How Can We Validate Equating Terms in Infinite Summations?

[elegysix]

Today my physics professor briefly skipped over this during a derivation:

We started with
$2 \sum F_{n}(x) = \sum G_{n}(x)$ , summed from n=0 to $\infty$

which she then concluded
$2F_{n}(x) = G_{n}(x)$

where F and G are functions of x, and different functions for different values of n. (she was using a generating function)

What proves this is true?

I think this is just equating terms of the sums for values of n, but how do we know this is valid? I provide the counter example:
$\sum x = \sum x^{2}$ for x=0 to $\infty$, which is true
however, equating individual terms is false: x$\neq x^{2}$

Is there some criteria for equating terms?

thanks
austin

 

[HallsofIvy]

I have absolutely no idea what you mean by
$$\sum x= \sum x^2$$
If x is an integer index, from 0 to infinity, neither of those sums exists so it makes no sense to say they are equal.

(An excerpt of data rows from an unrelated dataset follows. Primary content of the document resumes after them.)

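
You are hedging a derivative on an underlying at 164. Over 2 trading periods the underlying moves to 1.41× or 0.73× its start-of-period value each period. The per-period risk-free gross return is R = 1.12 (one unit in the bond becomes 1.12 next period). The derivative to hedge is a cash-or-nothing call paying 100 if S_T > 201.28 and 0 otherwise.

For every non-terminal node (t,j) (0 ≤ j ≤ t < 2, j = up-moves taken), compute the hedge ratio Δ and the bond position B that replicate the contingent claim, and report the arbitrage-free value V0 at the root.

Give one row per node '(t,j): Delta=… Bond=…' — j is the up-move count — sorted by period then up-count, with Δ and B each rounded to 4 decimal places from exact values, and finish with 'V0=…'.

(0,0): Delta=0.4592 Bond=-49.0833
(1,0): Delta=0.0000 Bond=0.0000
(1,1): Delta=0.6360 Bond=-95.8508
V0=26.2226

The replicating-portfolio and risk-neutral prices coincide; use p* = (1.12−0.73)/(1.41−0.73) = 0.5735 for the latter.
Payoff layer (t=2): V(2,0)=0.0000, V(2,1)=0.0000, V(2,2)=100.0000
(1,0): S=119.7200. Δ = (V_up−V_dn)/(S_up−S_dn) = (0.0000−0.0000)/(168.8052−87.3956) = 0.0000. V = [p*·0.0000 + (1−p*)·0.0000]/1.12 = 0.0000. B = V − Δ·S = 0.0000.
(1,1): S=231.2400. Δ = (V_up−V_dn)/(S_up−S_dn) = (100.0000−0.0000)/(326.0484−168.8052) = 0.6360. V = [p*·100.0000 + (1−p*)·0.0000]/1.12 = 51.2080. B = V − Δ·S = -95.8508.
(0,0): S=164.0000. Δ = (V_up−V_dn)/(S_up−S_dn) = (51.2080−0.0000)/(231.2400−119.7200) = 0.4592. V = [p*·51.2080 + (1−p*)·0.0000]/1.12 = 26.2226. B = V − Δ·S = -49.0833.
The time-0 hedge costs 26.2226, which is the no-arbitrage price.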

But you are right that, in general, two sums being equal does not mean individual terms are equal- an easy counter-example: 1+ 2+ 1= 3+ 1+ 0.

However, if you series is a series of "independent functions", then it is true.

For example, it is true that if two power series are equal
$$\sum_{n=0}^\infty a_nx^n= \sum_{n=0}b_n x^n$$
then "corresponding terms" are equal: $a_n= b_n$.

 

[elegysix]

Ok I was trying to be lazy but I'll just write out what I've got in my notes.

Sums are from L=0 to $\infty$ and Integral limits are x = -1 to 1.

$2 \sum \frac{h^{2L}}{2L+1} = \sum(h^{2L}\int P_{L}^{2}(x)dx)$

becomes

$\frac{2}{2L+1} = \int P_{L}^{2}(x)dx$

Why is equating terms valid here? I don't see a reason to just assume that it is ok, and she didn't provide any reason for it. So how do I know if this is true?






If needed, here's more info. $P_{L}(x)$ are the legendre polynomials. She used a generating function $\Phi(x,h)=\frac{1}{\sqrt{1-2xh+h^{2}}}$. We began with the relation $\int\Phi^{2}(x,h)dx = \int (\sum h^{L}P_{L}(x))^{2}dx$ ( where sum is from L=0 to $\infty$ and integral limits are x=-1 to 1)
Integrating $\Phi^{2}(x,h)$ and doing a series expansion of natural log gives the LHS of the equation at the beginning of my post.

 

[HallsofIvy]

And the Legendre Polynomials are "independent functions" as I said.

 

[elegysix]

So operating on a set of lin. indep. functions gives another set of lin. indep. functions? I know the the legendre polynomials are indep., but I don't know that integrating and squaring them means they will still be indep.